Huntington 2: Atalaya

Thursday 9 June 2011 | general

Huntington Beach State Park got its name from the original owners of the property, philanthropist and translator Archer M. Huntington and his wife, the sculptor Anna Hyatt Huntington. As such, the park also contains the Huntington’s winter home, Atalaya (Spanish for “watchtower).

One’s first thought is to compare it to the Biltmore estate. While it was built 50 years later and is much smaller (probably not even one tenth the size), there are certain similarities. Both Vanderbilt and Huntington got their money the really old-fashioned way: they inherited it. Both men were interested in fostering the local economy, with Huntington insisting that all workers must be local. If a skilled craftsman was needed, he paid to have someone come and teach a local how to do it.

Yet there are significant differences. Apart from the size and age, the motifs are different. Vanderbilt wanted his home to look like a chateau; Huntington wanted his home to reflect the Moorish influence on Spanish architecture.

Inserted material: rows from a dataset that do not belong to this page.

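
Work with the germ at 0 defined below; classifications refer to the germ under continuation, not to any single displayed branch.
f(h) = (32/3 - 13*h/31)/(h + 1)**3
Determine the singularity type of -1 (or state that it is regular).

The point is a pole of order 3.

The denominator factor h + 1 vanishes at -1 and appears to the power 3; the numerator there equals 1031/93, nonzero, and no other factor vanishes.
Hence a pole whose order is the multiplicity, 3.


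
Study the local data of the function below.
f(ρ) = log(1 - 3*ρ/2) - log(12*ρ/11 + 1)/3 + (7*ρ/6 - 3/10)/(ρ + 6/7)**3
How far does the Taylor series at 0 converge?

The radius of convergence is 2/3.

Denominator factor (ρ + 6/7)^3: pole of order 3 at -6/7, modulus 6/7.
Branch term (-1/3)*log(1 - ρ/(-11/12)): its argument vanishes at ρ = -11/12, a logarithmic branch point, modulus 11/12.
Branch term (1)*log(1 - ρ/(2/3)): its argument vanishes at ρ = 2/3, a logarithmic branch point, modulus 2/3.
The radius of convergence is the smallest modulus among the singular points: 2/3.


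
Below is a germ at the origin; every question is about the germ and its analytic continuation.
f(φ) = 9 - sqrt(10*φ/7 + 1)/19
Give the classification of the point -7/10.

The point is an algebraic (square-root) branch point.

The term (-1/19)*sqrt(1 - φ/(-7/10)) has argument 1 - -7/10/(-7/10) = 0 at -7/10: a square-root (algebraic, two-sheeted) branch point; the remaining terms are analytic or single-valued there.


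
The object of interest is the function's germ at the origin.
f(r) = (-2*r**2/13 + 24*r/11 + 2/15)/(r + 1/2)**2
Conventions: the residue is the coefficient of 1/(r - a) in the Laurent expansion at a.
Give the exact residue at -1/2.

At the order-2 pole -1/2 set g(r) = (r - (-1/2))^2*f(r) = -2*r**2/13 + 24*r/11 + 2/15.
Order-2 pole: residue = g'(a); g'(-1/2) = 334/143, so the residue is 334/143.

The residue is 334/143.


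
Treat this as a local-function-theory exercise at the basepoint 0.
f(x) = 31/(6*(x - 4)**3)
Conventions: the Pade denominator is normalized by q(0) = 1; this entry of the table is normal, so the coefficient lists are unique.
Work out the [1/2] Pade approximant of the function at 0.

Taylor coefficients needed (expand at 0): a_0 = -31/384, a_1 = -31/512, a_2 = -31/1024, a_3 = -155/12288.
Write the denominator as Q(x) = 1 + q1*x + q2*x^2. Requiring Q*f - P = O(x^4) with deg P <= 1 kills the coefficients of x^2..x^3 in Q*f:
  x^2: a_2 + q1*a_1 + q2*a_0 = 0, i.e. -31/1024 + (-31/512)*q1 + (-31/384)*q2 = 0.
  x^3: a_3 + q1*a_2 + q2*a_1 = 0, i.e. -155/12288 + (-31/1024)*q1 + (-31/512)*q2 = 0.
Solving this linear system: q1 = -2/3, q2 = 1/8.
The numerator is Q*f truncated at degree 1: P0 = a_0 = -31/384; P1 = a_1 + q1*a_0 = -31/4608.

The Pade approximant has numerator coefficients [-31/384, -31/4608]; denominator coefficients [1, -2/3, 1/8].


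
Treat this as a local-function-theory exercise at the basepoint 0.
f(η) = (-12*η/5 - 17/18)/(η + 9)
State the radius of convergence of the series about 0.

The radius of convergence is 9.

Denominator factor (η + 9): pole of order 1 at -9, modulus 9.
The radius of convergence is the smallest modulus among the singular points: 9.


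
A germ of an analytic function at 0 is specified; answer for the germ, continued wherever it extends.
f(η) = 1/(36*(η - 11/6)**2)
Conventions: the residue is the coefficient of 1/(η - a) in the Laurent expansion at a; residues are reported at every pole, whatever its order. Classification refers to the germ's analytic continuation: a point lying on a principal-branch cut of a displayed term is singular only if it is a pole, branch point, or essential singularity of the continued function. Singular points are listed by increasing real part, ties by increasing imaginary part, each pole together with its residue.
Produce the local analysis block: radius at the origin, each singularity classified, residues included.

Radius of convergence at 0: 11/6.
At 11/6: a pole of order 2; residue 0.

Denominator factor (η - 11/6)^2: pole of order 2 at 11/6, modulus 11/6.
The radius of convergence is the smallest modulus among the singular points: 11/6.
At the order-2 pole 11/6 set g(η) = (η - (11/6))^2*f(η) = 1/36.
Order-2 pole: residue = g'(a); g'(11/6) = 0, so the residue is 0.


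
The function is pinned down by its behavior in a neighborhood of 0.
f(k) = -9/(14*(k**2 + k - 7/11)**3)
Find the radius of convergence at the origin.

Denominator factor (k**2 + k - 7/11)^3: discriminant 39/11, real irrational roots -1/2 + (1/22)*sqrt(429) and -1/2 - (1/22)*sqrt(429); poles of order 3, moduli -1/2 + (1/22)*sqrt(429) and 1/2 + (1/22)*sqrt(429).
The radius of convergence is the smallest modulus among the singular points: -1/2 + (1/22)*sqrt(429).

The radius of convergence is -1/2 + (1/22)*sqrt(429).


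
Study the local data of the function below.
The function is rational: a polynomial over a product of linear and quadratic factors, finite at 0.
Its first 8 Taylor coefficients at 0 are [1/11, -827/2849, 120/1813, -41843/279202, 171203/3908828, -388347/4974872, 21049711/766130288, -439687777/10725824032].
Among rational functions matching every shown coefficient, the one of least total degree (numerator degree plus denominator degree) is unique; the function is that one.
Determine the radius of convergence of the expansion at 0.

The radius of convergence is -1/14 + (1/14)*sqrt(393).

No rational of total degree below 3 reproduces all 8 coefficients; solving the [1/2] Pade equations on them gives f(n) = (21*n/37 - 2/11)/(n**2 - n/7 - 2), whose expansion matches every shown term.
Denominator factor (n**2 - n/7 - 2): discriminant 393/49, real irrational roots 1/14 + (1/14)*sqrt(393) and 1/14 - (1/14)*sqrt(393); poles of order 1, moduli 1/14 + (1/14)*sqrt(393) and -1/14 + (1/14)*sqrt(393).
The radius of convergence is the smallest modulus among the singular points: -1/14 + (1/14)*sqrt(393).


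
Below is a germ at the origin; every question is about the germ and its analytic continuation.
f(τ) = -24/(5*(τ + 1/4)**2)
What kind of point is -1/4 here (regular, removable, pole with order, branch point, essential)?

The denominator factor τ + 1/4 vanishes at -1/4 and appears to the power 2; the numerator there equals -24/5, nonzero, and no other factor vanishes.
Hence a pole whose order is the multiplicity, 2.

The point is a pole of order 2.


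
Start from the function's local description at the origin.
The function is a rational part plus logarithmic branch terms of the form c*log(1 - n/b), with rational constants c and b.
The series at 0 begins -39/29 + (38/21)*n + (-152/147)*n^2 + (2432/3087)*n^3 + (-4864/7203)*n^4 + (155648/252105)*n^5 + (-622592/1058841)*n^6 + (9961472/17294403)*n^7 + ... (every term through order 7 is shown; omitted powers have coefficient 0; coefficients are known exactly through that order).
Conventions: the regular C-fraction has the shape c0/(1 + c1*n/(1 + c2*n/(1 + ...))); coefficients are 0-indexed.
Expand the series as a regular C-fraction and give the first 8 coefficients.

The regular C-fraction coefficients are [-39/29, 1102/819, -634/819, -312/2219, 1580/2219, 5072/41475, 18628/41475, 42660/228193].

Taylor coefficients (read off): a_0 = -39/29, a_1 = 38/21, a_2 = -152/147, a_3 = 2432/3087, a_4 = -4864/7203, a_5 = 155648/252105, a_6 = -622592/1058841, a_7 = 9961472/17294403.
c0 = a_0 = -39/29. Peel one level at a time: if S = 1 + c*n/S' with S'(0) = 1, then c is the n-coefficient of S and S' = c*n/(S - 1).
S_1 = c0/f = 1 + (1102/819)*n + (698668/670761)*n^2 + ...; c1 = 1102/819.
S_2 = c1*n/(S_1 - 1) = 1 + (-634/819)*n + (-16/147)*n^2 + ...; c2 = -634/819.
S_3 = c2*n/(S_2 - 1) = 1 + (-312/2219)*n + (492960/4923961)*n^2 + ...; c3 = -312/2219.
S_4 = c3*n/(S_3 - 1) = 1 + (1580/2219)*n + (-64/735)*n^2 + ...; c4 = 1580/2219.
S_5 = c4*n/(S_4 - 1) = 1 + (5072/41475)*n + (-94481216/1720175625)*n^2 + ...; c5 = 5072/41475.
S_6 = c5*n/(S_5 - 1) = 1 + (18628/41475)*n + (-144/1715)*n^2 + ...; c6 = 18628/41475.
S_7 = c6*n/(S_6 - 1) = 1 + (42660/228193)*n + ...; c7 = 42660/228193.


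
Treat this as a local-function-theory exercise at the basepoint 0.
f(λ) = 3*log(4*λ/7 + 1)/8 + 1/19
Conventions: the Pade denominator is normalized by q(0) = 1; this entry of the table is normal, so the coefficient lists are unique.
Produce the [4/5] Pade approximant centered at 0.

Taylor coefficients needed (expand at 0): a_0 = 1/19, a_1 = 3/14, a_2 = -3/49, a_3 = 8/343, a_4 = -24/2401, a_5 = 384/84035, a_6 = -256/117649, a_7 = 6144/5764801, a_8 = -3072/5764801, a_9 = 32768/121060821.
Write the denominator as Q(λ) = 1 + q1*λ + q2*λ^2 + q3*λ^3 + q4*λ^4 + q5*λ^5. Requiring Q*f - P = O(λ^10) with deg P <= 4 kills the coefficients of λ^5..λ^9 in Q*f:
  λ^5: a_5 + q1*a_4 + q2*a_3 + q3*a_2 + q4*a_1 + q5*a_0 = 0, i.e. 384/84035 + (-24/2401)*q1 + (8/343)*q2 + (-3/49)*q3 + (3/14)*q4 + (1/19)*q5 = 0.
  λ^6: a_6 + q1*a_5 + q2*a_4 + q3*a_3 + q4*a_2 + q5*a_1 = 0, i.e. -256/117649 + (384/84035)*q1 + (-24/2401)*q2 + (8/343)*q3 + (-3/49)*q4 + (3/14)*q5 = 0.
  λ^7: a_7 + q1*a_6 + q2*a_5 + q3*a_4 + q4*a_3 + q5*a_2 = 0, i.e. 6144/5764801 + (-256/117649)*q1 + (384/84035)*q2 + (-24/2401)*q3 + (8/343)*q4 + (-3/49)*q5 = 0.
  λ^8: a_8 + q1*a_7 + q2*a_6 + q3*a_5 + q4*a_4 + q5*a_3 = 0, i.e. -3072/5764801 + (6144/5764801)*q1 + (-256/117649)*q2 + (384/84035)*q3 + (-24/2401)*q4 + (8/343)*q5 = 0.
  λ^9: a_9 + q1*a_8 + q2*a_7 + q3*a_6 + q4*a_5 + q5*a_4 = 0, i.e. 32768/121060821 + (-3072/5764801)*q1 + (6144/5764801)*q2 + (-256/117649)*q3 + (384/84035)*q4 + (-24/2401)*q5 = 0.
Solving this linear system: q1 = 38824/30933, q2 = 12688/24059, q3 = 292352/3536673, q4 = 255872/74270133, q5 = -19456/866484885.
The numerator is Q*f truncated at degree 4: P0 = a_0 = 1/19; P1 = a_1 + q1*a_0 = 329531/1175454; P2 = a_2 + q1*a_1 + q2*a_0 = 46133/195909; P3 = a_3 + q1*a_2 + q2*a_1 + q3*a_0 = 4289800/67196787; P4 = a_4 + q1*a_3 + q2*a_2 + q3*a_1 + q4*a_0 = 984664/201590361.

The Pade approximant has numerator coefficients [1/19, 329531/1175454, 46133/195909, 4289800/67196787, 984664/201590361]; denominator coefficients [1, 38824/30933, 12688/24059, 292352/3536673, 255872/74270133, -19456/866484885].


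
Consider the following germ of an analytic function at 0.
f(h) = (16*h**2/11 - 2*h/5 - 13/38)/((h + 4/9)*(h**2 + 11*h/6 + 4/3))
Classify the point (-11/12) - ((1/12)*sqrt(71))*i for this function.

The point is a pole of order 1.

The denominator factor h**2 + 11*h/6 + 4/3 vanishes at (-11/12) - ((1/12)*sqrt(71))*i and appears to the power 1; the numerator there equals (4981/9405) + ((23/90)*sqrt(71))*i, nonzero, and no other factor vanishes.
Hence a pole whose order is the multiplicity, 1.


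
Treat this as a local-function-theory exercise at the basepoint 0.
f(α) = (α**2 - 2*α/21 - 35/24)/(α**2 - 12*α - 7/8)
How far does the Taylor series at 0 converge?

Denominator factor (α**2 - 12*α - 7/8): discriminant 295/2, real irrational roots 6 + (1/4)*sqrt(590) and 6 - (1/4)*sqrt(590); poles of order 1, moduli 6 + (1/4)*sqrt(590) and -6 + (1/4)*sqrt(590).
The radius of convergence is the smallest modulus among the singular points: -6 + (1/4)*sqrt(590).

The radius of convergence is -6 + (1/4)*sqrt(590).


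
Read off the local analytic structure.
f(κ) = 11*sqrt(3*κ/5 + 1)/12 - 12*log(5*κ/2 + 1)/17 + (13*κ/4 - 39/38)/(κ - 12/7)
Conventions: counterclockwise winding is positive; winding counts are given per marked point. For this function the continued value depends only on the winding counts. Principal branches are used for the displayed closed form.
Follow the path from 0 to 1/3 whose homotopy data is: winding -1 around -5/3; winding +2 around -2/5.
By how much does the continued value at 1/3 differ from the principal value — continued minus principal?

The rational part is single-valued and drops out of the difference; each branch term changes only by its own monodromy.
(11/12)*sqrt(1 - κ/(-5/3)): winding -1 is odd, the square root flips sign, contributing -2*(11/12)*sqrt(1 - (1/3)/(-5/3)) = -2*(11/12)*sqrt(6/5) = -(11/30)*sqrt(30).
(-12/17)*log(1 - κ/(-2/5)): each positive loop around -2/5 adds 2*pi*i to the log, so winding +2 contributes (-12/17)*(2)*2*pi*i = -(48/17)*pi*i.
Summing the contributions at κ = 1/3 gives (-(11/30)*sqrt(30)) - ((48/17)*pi)*i.

Continued minus principal equals (-(11/30)*sqrt(30)) - ((48/17)*pi)*i.


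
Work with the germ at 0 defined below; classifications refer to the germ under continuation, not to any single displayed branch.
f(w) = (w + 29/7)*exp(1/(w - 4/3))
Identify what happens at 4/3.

The exponent 1/(w - (4/3)) has a pole at 4/3, so exp(1/(w - (4/3))) takes every nonzero value near it: an essential singularity (not a pole of any order).

The point is an essential singularity.


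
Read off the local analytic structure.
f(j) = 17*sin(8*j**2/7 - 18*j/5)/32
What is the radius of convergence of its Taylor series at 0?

The radius of convergence is infinite.

The factor sin(8*j**2/7 - 18*j/5) is entire and contributes no finite singular point.
The polynomial part has no poles.
No finite singular points: the Taylor series at 0 converges everywhere.


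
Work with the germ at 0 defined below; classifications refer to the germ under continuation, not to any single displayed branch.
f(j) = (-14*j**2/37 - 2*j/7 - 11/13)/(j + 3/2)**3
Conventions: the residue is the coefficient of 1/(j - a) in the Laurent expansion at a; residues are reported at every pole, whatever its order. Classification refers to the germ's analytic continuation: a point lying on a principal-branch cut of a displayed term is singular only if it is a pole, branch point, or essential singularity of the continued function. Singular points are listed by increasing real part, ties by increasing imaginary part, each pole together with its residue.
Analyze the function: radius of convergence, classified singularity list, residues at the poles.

Denominator factor (j + 3/2)^3: pole of order 3 at -3/2, modulus 3/2.
The radius of convergence is the smallest modulus among the singular points: 3/2.
At the order-3 pole -3/2 set g(j) = (j - (-3/2))^3*f(j) = -14*j**2/37 - 2*j/7 - 11/13.
Order-3 pole: residue = g''(a)/2; g''(-3/2) = -28/37, so the residue is -14/37.

Radius of convergence at 0: 3/2.
At -3/2: a pole of order 3; residue -14/37.


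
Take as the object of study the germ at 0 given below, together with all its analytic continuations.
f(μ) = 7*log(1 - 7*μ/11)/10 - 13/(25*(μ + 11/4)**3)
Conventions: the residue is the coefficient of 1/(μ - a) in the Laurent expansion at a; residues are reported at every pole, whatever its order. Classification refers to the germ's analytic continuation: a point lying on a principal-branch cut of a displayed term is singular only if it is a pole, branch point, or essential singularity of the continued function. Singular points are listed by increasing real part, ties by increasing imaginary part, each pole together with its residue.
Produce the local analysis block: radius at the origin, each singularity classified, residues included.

Radius of convergence at 0: 11/7.
At -11/4: a pole of order 3; residue 0.
At 11/7: a logarithmic branch point.

Denominator factor (μ + 11/4)^3: pole of order 3 at -11/4, modulus 11/4.
Branch term (7/10)*log(1 - μ/(11/7)): its argument vanishes at μ = 11/7, a logarithmic branch point, modulus 11/7.
The radius of convergence is the smallest modulus among the singular points: 11/7.
The branch term is analytic at -11/4 and contributes nothing to the residue; only the rational part matters.
At the order-3 pole -11/4 set g(μ) = (μ - (-11/4))^3*(rational part) = -13/25.
Order-3 pole: residue = g''(a)/2; g''(-11/4) = 0, so the residue is 0.
List the singular points by increasing real part (a conjugate pair: the negative imaginary part first).


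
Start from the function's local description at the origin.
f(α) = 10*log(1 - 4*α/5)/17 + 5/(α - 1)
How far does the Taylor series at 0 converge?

Denominator factor (α - 1): pole of order 1 at 1, modulus 1.
Branch term (10/17)*log(1 - α/(5/4)): its argument vanishes at α = 5/4, a logarithmic branch point, modulus 5/4.
The radius of convergence is the smallest modulus among the singular points: 1.

The radius of convergence is 1.


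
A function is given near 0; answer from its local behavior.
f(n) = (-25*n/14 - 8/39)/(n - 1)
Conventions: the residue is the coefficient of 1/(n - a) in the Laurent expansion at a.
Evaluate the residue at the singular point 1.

The residue is -1087/546.

At the order-1 pole 1 set g(n) = (n - (1))*f(n) = -25*n/14 - 8/39.
Simple pole: residue = g(a) at a = 1, which is -1087/546.


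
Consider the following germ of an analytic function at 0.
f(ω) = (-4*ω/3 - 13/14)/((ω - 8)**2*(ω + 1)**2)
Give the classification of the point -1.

The point is a pole of order 2.

The denominator factor ω + 1 vanishes at -1 and appears to the power 2; the numerator there equals 17/42, nonzero, and no other factor vanishes.
Hence a pole whose order is the multiplicity, 2.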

Vanderbilt hired Richard Morris Hunt, the architect who designed, among other things, the Metropolitan Museum of Art and the pedestal for the Statue of Liberty, to design the entire home. Huntington had no architect; indeed, Huntington had no plan. The home was simply constructed according to his verbal instructions.

A final difference, other than the comparative state of current conditions, is the intended purpose of the homes. Biltmore is a mansion, built for parties and guests that stay for weeks on end. It’s intended to impress, pure and simple.

Atalaya had more utilitarian aims: it was a place for the Huntingtons to work. Granted, it’s not work in the way most twenty-first century, middle-class people think of work: he wrote poetry, she sculpted, and fiscally, they were fine if they never made a dollar from either venture. Still, the Huntingtons never had overnight guests at the home (let alone the summer-long visits common at the Biltmore), and Atalaya was most decidedly not built to impress (though it does all the same).

A practical effect of this was that the Huntingtons turned over the home to the Army Air Corps during World War II, and the Corps set up a defensive battery at the home.

But I still come back to the similarities: apparently, Huntington had no idea how much his home was costing him and never tried to determine it.

The ability to live like that is so far removed from anything most of us know.